Philippe then suggests making a raft from some of the bridge debris. When it is finished, a lot of soldiers rush on board, and there is only room for the Comte, the Comtesse and the grenadier. Stephanie calls out "Adieu" to Philippe as the raft leaves. So the raft crosses over without Philippe who is captured by the Russians, and remains a prisoner of war in Siberia for a number of years. The Comte fell off the raft and died in the crossing. The Comtesse and the grenadier were separated in the confusion afterwards. She spent two years in an asylum in Germany before escaping and eventually making her way back to France, where she was eventually recognised and found by her uncle.
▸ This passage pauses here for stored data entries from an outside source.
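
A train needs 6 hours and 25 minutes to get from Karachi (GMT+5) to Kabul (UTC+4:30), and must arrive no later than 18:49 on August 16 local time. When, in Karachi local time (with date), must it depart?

12:54 on August 16

Target arrival in UTC: 18:49 − 4:30 = 14:19 on Aug 16.
Subtract 6 hours and 25 minutes → departure 07:54 UTC on Aug 16.
Karachi is UTC+5:00: 07:54 + 5:00 = 12:54 on Aug 16.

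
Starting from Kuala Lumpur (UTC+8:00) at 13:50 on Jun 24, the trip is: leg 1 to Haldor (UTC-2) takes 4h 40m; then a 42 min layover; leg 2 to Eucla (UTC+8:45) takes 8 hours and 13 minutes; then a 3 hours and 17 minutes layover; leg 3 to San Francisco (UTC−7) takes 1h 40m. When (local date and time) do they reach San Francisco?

17:22 on June 24

Convert departure to UTC: 13:50 − 8:00 = 05:50 UTC on Jun 24.
Add 4 hours 40 minutes leg 1 → 10:30 UTC.
Add 42 minutes layover in Haldor → 11:12 UTC.
Add 8 hours and 13 minutes leg 2 → 19:25 UTC.
Add 3 hours and 17 minutes layover in Eucla → 22:42 UTC.
Add 1 hour 40 minutes leg 3 → 00:22 UTC (Jun 25).
San Francisco is UTC−7:00, so local arrival = 00:22 − 7:00 = 17:22 on Jun 24.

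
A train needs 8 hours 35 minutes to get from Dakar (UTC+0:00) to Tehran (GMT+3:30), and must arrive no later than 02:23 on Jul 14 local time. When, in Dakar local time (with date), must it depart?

14:18 on July 13

Target arrival in UTC: 02:23 − 3:30 = 22:53 on Jul 13.
Subtract 8 hours 35 minutes → departure 14:18 UTC on Jul 13.
Dakar is UTC+0, so departure is 14:18 on Jul 13.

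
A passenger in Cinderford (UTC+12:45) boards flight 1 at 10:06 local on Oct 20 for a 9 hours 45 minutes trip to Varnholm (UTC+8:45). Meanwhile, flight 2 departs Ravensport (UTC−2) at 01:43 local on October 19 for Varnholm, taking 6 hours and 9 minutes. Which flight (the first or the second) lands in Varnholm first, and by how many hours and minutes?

Flight 1 in UTC: 10:06 − 12:45 = 21:21 on Oct 19.
+9 hours 45 minutes → arrive 07:06 UTC on Oct 20.
Flight 2 in UTC: 01:43 + 2:00 = 03:43 on Oct 19.
+6 hours 9 minutes → arrive 09:52 UTC on Oct 19.
Flight 2 lands earlier by 21 hours 14 minutes.

the second, by 21 hours 14 minutes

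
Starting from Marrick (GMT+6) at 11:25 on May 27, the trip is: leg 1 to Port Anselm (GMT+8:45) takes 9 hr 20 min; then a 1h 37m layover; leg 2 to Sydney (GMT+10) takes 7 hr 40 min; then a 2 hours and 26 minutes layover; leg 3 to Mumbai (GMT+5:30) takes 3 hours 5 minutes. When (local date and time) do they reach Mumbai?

11:03 on May 28

Convert departure to UTC: 11:25 − 6:00 = 05:25 UTC on May 27.
Add 9 hours 20 minutes leg 1 → 14:45 UTC.
Add 1 hour and 37 minutes layover in Port Anselm → 16:22 UTC.
Add 7 hours 40 minutes leg 2 → 00:02 UTC (May 28).
Add 2 hours 26 minutes layover in Sydney → 02:28 UTC.
Add 3 hours and 5 minutes leg 3 → 05:33 UTC.
Mumbai is UTC+5:30, so local arrival = 05:33 + 5:30 = 11:03 on May 28.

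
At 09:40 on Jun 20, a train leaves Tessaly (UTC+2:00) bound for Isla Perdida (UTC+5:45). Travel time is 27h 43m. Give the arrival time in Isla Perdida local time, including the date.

Isla Perdida is 3:45 ahead of Tessaly.
After 27 hours and 43 minutes it is 13:23 (Jun 21) in Tessaly.
Shift by the zone difference: 13:23 + 3:45 = 17:08 on Jun 21 in Isla Perdida.

17:08 on Jun 21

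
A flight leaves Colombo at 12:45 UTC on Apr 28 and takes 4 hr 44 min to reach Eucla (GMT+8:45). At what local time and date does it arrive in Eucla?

02:14 on April 29

Departure is given in UTC: 12:45 on Apr 28.
Add 4 hours 44 minutes → 17:29 UTC.
Eucla is UTC+8:45: 17:29 + 8:45 = 02:14 on Apr 29.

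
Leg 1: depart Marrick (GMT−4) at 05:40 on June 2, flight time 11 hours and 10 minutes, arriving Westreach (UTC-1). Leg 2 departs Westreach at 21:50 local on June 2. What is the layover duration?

Convert departure to UTC: 05:40 + 4:00 = 09:40 UTC on Jun 2.
Add 11 hours 10 minutes flight time → 20:50 UTC.
Westreach is UTC−1:00, so local arrival = 20:50 − 1:00 = 19:50 on Jun 2.
Layover = 21:50 − 19:50 = 2 hours.

2 hours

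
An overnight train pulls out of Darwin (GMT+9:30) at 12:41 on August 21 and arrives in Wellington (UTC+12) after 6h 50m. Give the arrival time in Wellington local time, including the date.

Convert departure to UTC: 12:41 − 9:30 = 03:11 UTC on Aug 21.
Add 6 hours and 50 minutes travel time → 10:01 UTC.
Wellington is UTC+12:00, so local arrival = 10:01 + 12:00 = 22:01 on Aug 21.

22:01 on August 21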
The story then returns to 1819. Stephanie is now insane, and when she speaks only says the word "Adieu". Her only friend is a young peasant woman, Genevieve who is also insane. Philippe who is in love with her, visits frequently, but finds that she does not remember him. He decides to try to cure her. He returns to his own estate near Saint-Germain, and remodels it to resemble the landscape near the Beresina river. He also hires many local peasants to dress up to resemble the French soldiers of 1812. In January 1820, when it is snowy, he invites Stephanie and her uncle to his estate. He hopes that the resemblance to the scene at the Beresina in 1812 will revive her memory. It is successful, and she does recognise Philippe, and they embrace. But she then dies. Some time later, Philippe commits suicide.

==Themes==
Balzac had planned to write a number of stories in the Scènes de la vie militaire section of La Comedie humaine, but only completed two, Les Chouans and Une passion dans le désert. However, Adieu is one of a number of works from other parts of La Comedie humaine along with Le Médecin de campagne, El Verdugo and others which depict military scenes from the Revolutionary and Napoleonic Wars.

The story reflects Balzac's interest in the medicine of his time, in particular the work done by Jean-Étienne Dominique Esquirol in the area of mental illness.